The eighth-generation Ford F Series ushered in the modern era of trucks. Built from 1987 to 1991, it carried over its chassis and a lot of its design from the seventh-generation model. But starting with those good bones, Ford added refinement and modern features like:
- Anti-lock brakes
- Electronic fuel injection
- A wider range of overdrive transmission options
- OBDI computer-controlled engine management
- A revised interior with a more ergonomic dashboard
The eighth-generation F Series looked more modern with its flush headlamps and aerodynamic front end. It also drove more modern. Ride and handling improved thanks to a revised suspension with gas-charged shocks. Combined, these changes made the trucks sold by Dodge and Chevrolet look and feel old. In fact, both the Chevy and Dodge were old. Both trucks debuted during the Nixon administration. Compared to the Ford they looked more dated than polka music on America’s Top 40.
The new looks and changes also improved functionality and maintenance. Changing headlamps and other bulbs no longer required tools. The 4.9 and 5.0-liter engines used a serpentine belt for easier replacement. Maintenance schedules had longer intervals and fewer items. And corrosion protection and vehicle warranties improved as well.
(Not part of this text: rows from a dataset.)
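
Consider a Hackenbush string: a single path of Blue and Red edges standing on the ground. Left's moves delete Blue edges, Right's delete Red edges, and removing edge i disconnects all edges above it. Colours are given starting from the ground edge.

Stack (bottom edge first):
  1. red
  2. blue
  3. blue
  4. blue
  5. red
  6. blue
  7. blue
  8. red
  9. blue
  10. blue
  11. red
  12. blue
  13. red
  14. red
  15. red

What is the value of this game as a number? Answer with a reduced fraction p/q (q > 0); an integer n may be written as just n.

-2351/16384

g(r) = {  | 0 } gives -1
g(rb) = { -1 | 0 } gives -1/2
g(rbb) = { -1, -1/2 | 0 } gives -1/4
g(rbbb) = { -1, -1/2, -1/4 | 0 } gives -1/8
g(rbbbr) = { -1, -1/2, -1/4 | -1/8, 0 } gives -3/16
g(rbbbrb) = { -1, -1/2, -1/4, -3/16 | -1/8, 0 } gives -5/32
g(rbbbrbb) = { -1, -1/2, -1/4, -3/16, -5/32 | -1/8, 0 } gives -9/64
g(rbbbrbbr) = { -1, -1/2, -1/4, -3/16, -5/32 | -9/64, -1/8, 0 } gives -19/128
g(rbbbrbbrb) = { -1, -1/2, -1/4, -3/16, -5/32, -19/128 | -9/64, -1/8, 0 } gives -37/256
g(rbbbrbbrbb) = { -1, -1/2, -1/4, -3/16, -5/32, -19/128, -37/256 | -9/64, -1/8, 0 } gives -73/512
g(rbbbrbbrbbr) = { -1, -1/2, -1/4, -3/16, -5/32, -19/128, -37/256 | -73/512, -9/64, -1/8, 0 } gives -147/1024
g(rbbbrbbrbbrb) = { -1, -1/2, -1/4, -3/16, -5/32, -19/128, -37/256, -147/1024 | -73/512, -9/64, -1/8, 0 } gives -293/2048
g(rbbbrbbrbbrbr) = { -1, -1/2, -1/4, -3/16, -5/32, -19/128, -37/256, -147/1024 | -293/2048, -73/512, -9/64, -1/8, 0 } gives -587/4096
g(rbbbrbbrbbrbrr) = { -1, -1/2, -1/4, -3/16, -5/32, -19/128, -37/256, -147/1024 | -587/4096, -293/2048, -73/512, -9/64, -1/8, 0 } gives -1175/8192
g(rbbbrbbrbbrbrrr) = { -1, -1/2, -1/4, -3/16, -5/32, -19/128, -37/256, -147/1024 | -1175/8192, -587/4096, -293/2048, -73/512, -9/64, -1/8, 0 } gives -2351/16384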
During this time, Ford introduced their EEC-IV computer control system. This OBDI system revolutionized engine and drivetrain management. While primitive today, these early computer controls reduced maintenance and improved drivability. Anyone who’s chased a vacuum leak can attest to the improvements of electronic engine management. Gone were the mess of vacuum hoses that looked like a nest of snakes in an Indiana Jones movie. (Although to be fair, three decades later, EEC-IV engines can still send you on a hunt for a vacuum leak, hahaha.)
But it was the interiors really set the eighth-generation F Series apart from the competition. The cab became more comfortable and car-like. Also, the interior was quieter thanks to the redesigned front end and additional sound deadening. Features like power windows, locks, and stereo cassette became standard on higher trim levels. And for trim levels like the XL, you could add most of these features as options.
Ford continued to refine and improve it. They knew trucks were no longer basic work vehicles and were becoming more mainstream. People increasingly used their trucks for regular transportation. They started commuting in their trucks to work, running errands, and taking the family out for pizza. As a result, Ford trucks started showing up everywhere from the livestock barn to Pottery Barn.
Today, trucks are more common than cars in most parts of the country. They are far more capable than their ancestors at hauling and towing. And they also offer good ride and comfort. You can even deck your truck out with the luxury of a Lincoln. And there are special edition trucks like the SVT Lightning and Harley Davidson Edition. There’s no question trucks were headed in this direction. But the eighth-generation Ford F Series led the charge.